The thirteenth and fourteenth centuries saw an unprecedented increase in the production of manuscripts transmitting music repertoires with a new diversity of styles, genres, and subject matter, copied in both music-only anthologies, and in miscellaneous collections that interweave song, text, and illuminations. At the same time, techniques for specifically notating rhythmic duration emerged, a notation called “mensural” or “measurable.” Almost all polyphonic music (music composed for two or more parts) from 1300-1600 is notated in mensural notation, the rules of which changed little from c. 1350. Yet modern print editions distance today’s readers from the original experience of this music: first, by translating the original notation into modern notation; and second, by sorting and classifying this repertoire according to conventions associated with the printed book (that is, presenting it in volumes or series ordered by composer, genre, or country).

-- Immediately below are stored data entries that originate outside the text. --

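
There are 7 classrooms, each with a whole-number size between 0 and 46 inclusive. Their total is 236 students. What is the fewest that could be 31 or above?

2

Each value short of 31 is at most 30, costing at least 46 − 30 = 16 against the maximum total of 322.
We can afford to lose at most 322 − 236 = 86, so at most ⌊86/16⌋ = 5 fall short, and at least 2 are ≥ 31.
Exactly 2 works: 2 values at 46 and 5 at 30 total 242; lower one of the high values by 6 (still ≥ 31) to hit 236.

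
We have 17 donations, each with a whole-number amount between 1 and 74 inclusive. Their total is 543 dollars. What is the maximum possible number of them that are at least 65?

8

Suppose k of them are at least 65. Those contribute at least 65 each and the other 17 − k at least 1 each.
So the total is at least 65k + 1(17 − k) = 17 + 64k. This must be ≤ 543, giving k ≤ 8.
k = 8 is achieved by 8 values at 65 and 9 at 1, total 529; add 14 to one value (staying below 65) to reach 543.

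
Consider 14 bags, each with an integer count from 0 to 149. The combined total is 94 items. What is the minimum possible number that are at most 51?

13

If only k of them are at most 51, the other 14 − k are at least 52, so the total is at least (14 − k)·52 + k·0.
This is ≤ 94, so (14 − k)·52 + 0k ≤ 94, which gives k ≥ 13.
Exactly 13 works: 13 values at 0 and 1 at 52 total 52; raise one of the low values by 42 (still ≤ 51) to hit 94.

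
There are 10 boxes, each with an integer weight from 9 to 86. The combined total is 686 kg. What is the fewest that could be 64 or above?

3

If only k of them are at least 64, the other 10 − k are at most 63, so the total is at most k·86 + (10 − k)·63.
This must reach 686, so k·86 + (10 − k)·63 ≥ 686, giving k ≥ 3.
Exactly 3 works: 3 values at 86 and 7 at 63 total 699; lower one of the high values by 13 (still ≥ 64) to hit 686.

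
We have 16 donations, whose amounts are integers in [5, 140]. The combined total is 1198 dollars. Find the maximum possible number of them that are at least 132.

If k of the values are ≥ 132, the total is ≥ 132k + 5(16 − k).
Setting 132k + 5(16 − k) ≤ 1198 gives 127k ≤ 1118, so k ≤ 8.
k = 8 is achieved by 8 values at 132 and 8 at 5, total 1096; add 102 to one value (staying below 132) to reach 1198.

8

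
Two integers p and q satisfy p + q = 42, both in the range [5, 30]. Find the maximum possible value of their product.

For a fixed sum, the product pq is largest when p and q are as close as possible.
Taking p = 21 and q = 21 (both in [5, 30]) gives pq = 441.

441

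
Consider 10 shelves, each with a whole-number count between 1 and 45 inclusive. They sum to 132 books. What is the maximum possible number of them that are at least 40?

If k of the values are ≥ 40, the total is ≥ 40k + 1(10 − k).
Setting 40k + 1(10 − k) ≤ 132 gives 39k ≤ 122, so k ≤ 3.
k = 3 is achieved by 3 values at 40 and 7 at 1, total 127; add 5 to one value (staying below 40) to reach 132.

3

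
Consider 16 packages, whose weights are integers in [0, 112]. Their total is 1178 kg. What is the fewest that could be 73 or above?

1

Each value short of 73 is at most 72, costing at least 112 − 72 = 40 against the maximum total of 1792.
We can afford to lose at most 1792 − 1178 = 614, so at most ⌊614/40⌋ = 15 fall short, and at least 1 are ≥ 73.
Exactly 1 works: 1 value at 112 and 15 at 72 total 1192; lower one of the high values by 14 (still ≥ 73) to hit 1178.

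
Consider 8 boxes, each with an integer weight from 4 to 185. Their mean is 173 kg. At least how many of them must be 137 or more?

7

The total is 8 × 173 = 1384.
Each value short of 137 is at most 136, costing at least 185 − 136 = 49 against the maximum total of 1480.
We can afford to lose at most 1480 − 1384 = 96, so at most ⌊96/49⌋ = 1 fall short, and at least 7 are ≥ 137.
Exactly 7 works: 7 values at 185 and 1 at 136 total 1431; lower one of the high values by 47 (still ≥ 137) to hit 1384.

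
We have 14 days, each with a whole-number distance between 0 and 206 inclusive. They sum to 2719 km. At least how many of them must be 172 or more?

10

Each value short of 172 is at most 171, costing at least 206 − 171 = 35 against the maximum total of 2884.
We can afford to lose at most 2884 − 2719 = 165, so at most ⌊165/35⌋ = 4 fall short, and at least 10 are ≥ 172.
Exactly 10 works: 10 values at 206 and 4 at 171 total 2744; lower one of the high values by 25 (still ≥ 172) to hit 2719.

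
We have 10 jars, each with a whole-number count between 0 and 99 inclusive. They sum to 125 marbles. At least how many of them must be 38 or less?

Let j be the number exceeding 38. Then the total is ≥ 39·j + 0·(10 − j) = 0 + 39j.
So 39j ≤ 125 and j ≤ 3; hence at least 10 − 3 = 7 are ≤ 38.
Exactly 7 works: 7 values at 0 and 3 at 39 total 117; raise one of the low values by 8 (still ≤ 38) to hit 125.

7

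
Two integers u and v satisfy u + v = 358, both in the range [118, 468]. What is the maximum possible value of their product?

32041

With u + v fixed, uv peaks when the two are closest together.
Taking u = 179 and v = 179 (both in [118, 468]) gives uv = 32041.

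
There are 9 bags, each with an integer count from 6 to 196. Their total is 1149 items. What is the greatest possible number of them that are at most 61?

4

Each value at 61 or below falls at least 196 − 61 = 135 short of the ceiling 196.
The ceiling total is 9 × 196 = 1764, and we need 1149, so at most ⌊(1764 − 1149)/135⌋ = 4 can be that low.
k = 4 is achieved by 4 values at 61 and 5 at 196, total 1224; lower one of the 196's by 75 (still > 61) to reach 1149.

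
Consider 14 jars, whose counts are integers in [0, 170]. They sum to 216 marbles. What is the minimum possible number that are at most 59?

Let j be the number exceeding 59. Then the total is ≥ 60·j + 0·(14 − j) = 0 + 60j.
So 60j ≤ 216 and j ≤ 3; hence at least 14 − 3 = 11 are ≤ 59.
Exactly 11 works: 11 values at 0 and 3 at 60 total 180; raise one of the low values by 36 (still ≤ 59) to hit 216.

11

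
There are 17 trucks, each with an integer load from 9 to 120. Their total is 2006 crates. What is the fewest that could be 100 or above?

16

If only k of them are at least 100, the other 17 − k are at most 99, so the total is at most k·120 + (17 − k)·99.
This must reach 2006, so k·120 + (17 − k)·99 ≥ 2006, giving k ≥ 16.
Exactly 16 works: 16 values at 120 and 1 at 99 total 2019; lower one of the high values by 13 (still ≥ 100) to hit 2006.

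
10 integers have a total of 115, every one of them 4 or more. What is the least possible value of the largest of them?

12

The average is 115/10 > 11, so not all 10 can be 11 or less; the largest is ≥ 12.
Achievable: 5 of them at 12 and 5 at 11 total 115.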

‘Measuring Polyphony’ presents, for the first time, digitisations of polyphonic compositions written during the thirteenth and fourteenth centuries in mensural notation, linked directly, in most cases, to high-resolution images of the original manuscript sources. It offers new possibilities for mediating the scholarly and public experience of this richly evocative music within its original context. The project began at the Schulich School of Music at McGill University, and now continues at Brandeis University. It leverages the potential of the rich digital image repositories of music manuscripts and the community-based standards for encoding music notation of the Music Encoding Initiative.